An Illinois lease termination notice form is an official legal document provided to either the tenant or the landlord informing them that the tenancy is ending. If rent is paid monthly, then at least 30 days notice must be provided before the tenancy can end.
Types of Illinois Lease Termination Notice Forms
|Notice Form||Lease Length|
|7 Day Notice to Vacate||Weekly|
|30 Day Notice to Vacate||Monthly / Less than 1 Year|
|60 Day Notice to Vacate||Yearly|
|120 Day Notice to Vacate||Lease Over 3 Years|
Illinois 7 Day Notice to Vacate
An Illinois 7 Day Notice to Vacate form is used by the landlord or the tenant to terminate a week-to-week lease in all locations. This letter may also be used for tenants with no written lease that pay rent weekly. The notice must be delivered by either party at least seven (7) calendar days prior to the end date specified in the notice.
Illinois 30 Day Notice to Vacate
An Illinois 30 Day Notice to Vacate form is used by the landlord or the tenant to terminate a month-to-month lease or a tenancy of less than one (1) year, other than week-to-week. In Chicago, this lease termination letter may be used to terminate a tenancy of up to six (6) months in length, other than a tenancy from week-to-week.
This letter may also be used for tenants with no written lease that pay rent monthly or for tenant with an expired lease.
Any tenant that holds over or overstays the lease without a special agreement may also be provided a lease termination letter by the landlord with at least thirty (30) calendar days notice to vacate the premises.
The lease termination letter must be delivered by either party at least thirty (30) calendar days prior to the termination date.
Illinois 60 Day Notice to Vacate
An Illinois 60 Day Notice to Vacate form is used by the landlord or the tenant to terminate a tenancy from year-to-year. In Chicago, this notice may also be used to terminate a tenancy of six (6) months to three (3) years in length or as a notice of non-renewal of the lease.

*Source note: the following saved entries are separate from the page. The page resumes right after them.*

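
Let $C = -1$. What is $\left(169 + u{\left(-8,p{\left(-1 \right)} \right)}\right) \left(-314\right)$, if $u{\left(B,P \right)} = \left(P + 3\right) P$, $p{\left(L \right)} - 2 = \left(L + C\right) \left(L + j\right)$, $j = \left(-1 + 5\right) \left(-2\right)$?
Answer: $-197506$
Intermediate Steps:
$j = -8$ ($j = 4 \left(-2\right) = -8$)
$p{\left(L \right)} = 2 + \left(-1 + L\right) \left(-8 + L\right)$ ($p{\left(L \right)} = 2 + \left(L - 1\right) \left(L - 8\right) = 2 + \left(-1 + L\right) \left(-8 + L\right)$)
$u{\left(B,P \right)} = P \left(3 + P\right)$ ($u{\left(B,P \right)} = \left(3 + P\right) P = P \left(3 + P\right)$)
$\left(169 + u{\left(-8,p{\left(-1 \right)} \right)}\right) \left(-314\right) = \left(169 + \left(10 + \left(-1\right)^{2} - -9\right) \left(3 + \left(10 + \left(-1\right)^{2} - -9\right)\right)\right) \left(-314\right) = \left(169 + \left(10 + 1 + 9\right) \left(3 + \left(10 + 1 + 9\right)\right)\right) \left(-314\right) = \left(169 + 20 \left(3 + 20\right)\right) \left(-314\right) = \left(169 + 20 \cdot 23\right) \left(-314\right) = \left(169 + 460\right) \left(-314\right) = 629 \left(-314\right) = -197506$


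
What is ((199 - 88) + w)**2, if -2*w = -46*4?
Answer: 41209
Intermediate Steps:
w = 92 (w = -(-23)*4 = -1/2*(-184) = 92)
((199 - 88) + w)**2 = ((199 - 88) + 92)**2 = (111 + 92)**2 = 203**2 = 41209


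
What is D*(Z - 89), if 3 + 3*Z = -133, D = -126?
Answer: 16926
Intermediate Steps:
Z = -136/3 (Z = -1 + (1/3)*(-133) = -1 - 133/3 = -136/3 ≈ -45.333)
D*(Z - 89) = -126*(-136/3 - 89) = -126*(-403/3) = 16926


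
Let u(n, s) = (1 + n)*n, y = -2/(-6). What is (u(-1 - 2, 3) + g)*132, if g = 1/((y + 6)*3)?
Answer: 15180/19 ≈ 798.95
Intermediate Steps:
y = ⅓ (y = -2*(-⅙) = ⅓ ≈ 0.33333)
u(n, s) = n*(1 + n)
g = 1/19 (g = 1/((⅓ + 6)*3) = 1/((19/3)*3) = 1/19 ≈ 0.052632)
(u(-1 - 2, 3) + g)*132 = ((-1 - 2)*(1 + (-1 - 2)) + 1/19)*132 = (-3*(1 - 3) + 1/19)*132 = (-3*(-2) + 1/19)*132 = (6 + 1/19)*132 = (115/19)*132 = 15180/19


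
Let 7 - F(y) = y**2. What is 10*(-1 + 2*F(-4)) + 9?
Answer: -181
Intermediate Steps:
F(y) = 7 - y**2
10*(-1 + 2*F(-4)) + 9 = 10*(-1 + 2*(7 - 1*(-4)**2)) + 9 = 10*(-1 + 2*(7 - 1*16)) + 9 = 10*(-1 + 2*(7 - 16)) + 9 = 10*(-1 + 2*(-9)) + 9 = 10*(-1 - 18) + 9 = 10*(-19) + 9 = -190 + 9 = -181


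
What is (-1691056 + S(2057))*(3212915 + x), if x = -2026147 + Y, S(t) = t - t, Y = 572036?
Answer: -2974236057024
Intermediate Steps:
S(t) = 0
x = -1454111 (x = -2026147 + 572036 = -1454111)
(-1691056 + S(2057))*(3212915 + x) = (-1691056 + 0)*(3212915 - 1454111) = -1691056*1758804 = -2974236057024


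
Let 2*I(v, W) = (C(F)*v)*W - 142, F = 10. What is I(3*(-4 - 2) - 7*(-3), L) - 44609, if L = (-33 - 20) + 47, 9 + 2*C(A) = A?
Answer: -89369/2 ≈ -44685.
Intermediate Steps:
C(A) = -9/2 + A/2
L = -6 (L = -53 + 47 = -6)
I(v, W) = -71 + W*v/4 (I(v, W) = (((-9/2 + (½)*10)*v)*W - 142)/2 = (((-9/2 + 5)*v)*W - 142)/2 = ((v/2)*W - 142)/2 = (W*v/2 - 142)/2 = (-142 + W*v/2)/2 = -71 + W*v/4)
I(3*(-4 - 2) - 7*(-3), L) - 44609 = (-71 + (¼)*(-6)*(3*(-4 - 2) - 7*(-3))) - 44609 = (-71 + (¼)*(-6)*(3*(-6) + 21)) - 44609 = (-71 + (¼)*(-6)*(-18 + 21)) - 44609 = (-71 + (¼)*(-6)*3) - 44609 = (-71 - 9/2) - 44609 = -151/2 - 44609 = -89369/2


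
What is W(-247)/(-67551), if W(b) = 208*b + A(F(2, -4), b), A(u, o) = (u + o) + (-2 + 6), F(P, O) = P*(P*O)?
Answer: 2245/2937 ≈ 0.76439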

The lease termination letter must be provided by either party at least sixty (60) calendar days before the end date specified in the letter.
Illinois 120 Day Notice to Vacate
An Illinois 120 Day Notice to Vacate is most commonly used in Chicago as a legal letter to terminate a tenancy of over three (3) years or as notice of non-renewal of the lease.
The letter may be served at least one hundred and twenty (120) calendar days prior to the termination date or the expiration of the lease.
How to Write a Lease Termination Notice in Illinois
For a lease termination notice to be legally compliant:
- State who the legal letter is addressed to (use full name of the receiving party).
- Include the termination date of the lease or tenancy.
- Fill in the full address of the rental premises.
- For tenants, provide your new address and an updated phone number.
- Sign the notice and print your name.
- For landlords, include contact information, such as address and phone number.
- Complete the certificate of service by indicating the date and method of notice delivery along with printed name and signature.
Without this information on the lease termination notice, a judge may not be able to proceed with legal action.
How to Calculate Expiration Date in Illinois
A lease termination letter takes effect the day after it is served. Lease termination letters must be delivered at least the legally required number of calendar days in advance of the termination date. For example, if a landlord is terminating a month-to-month lease or a tenancy of less than one (1) year on June 30th, the letter must be served by either party before June 1st.
If the last day of the notice period falls on a weekend or legal holiday, then the notice period will not officially expire until the end of the following judicial day (a day when the courthouse is open).
How to Serve a Lease Termination Notice in Illinois
A landlord or tenant can deliver lease termination notices in Illinois using any of the below acceptable methods:
- Handing the notice to the receiving party in person;
- Handing the notice to a person at the premises who can accept the legal letter on behalf of the other party;
- Mailing the notice by certified or registered mail with a return receipt.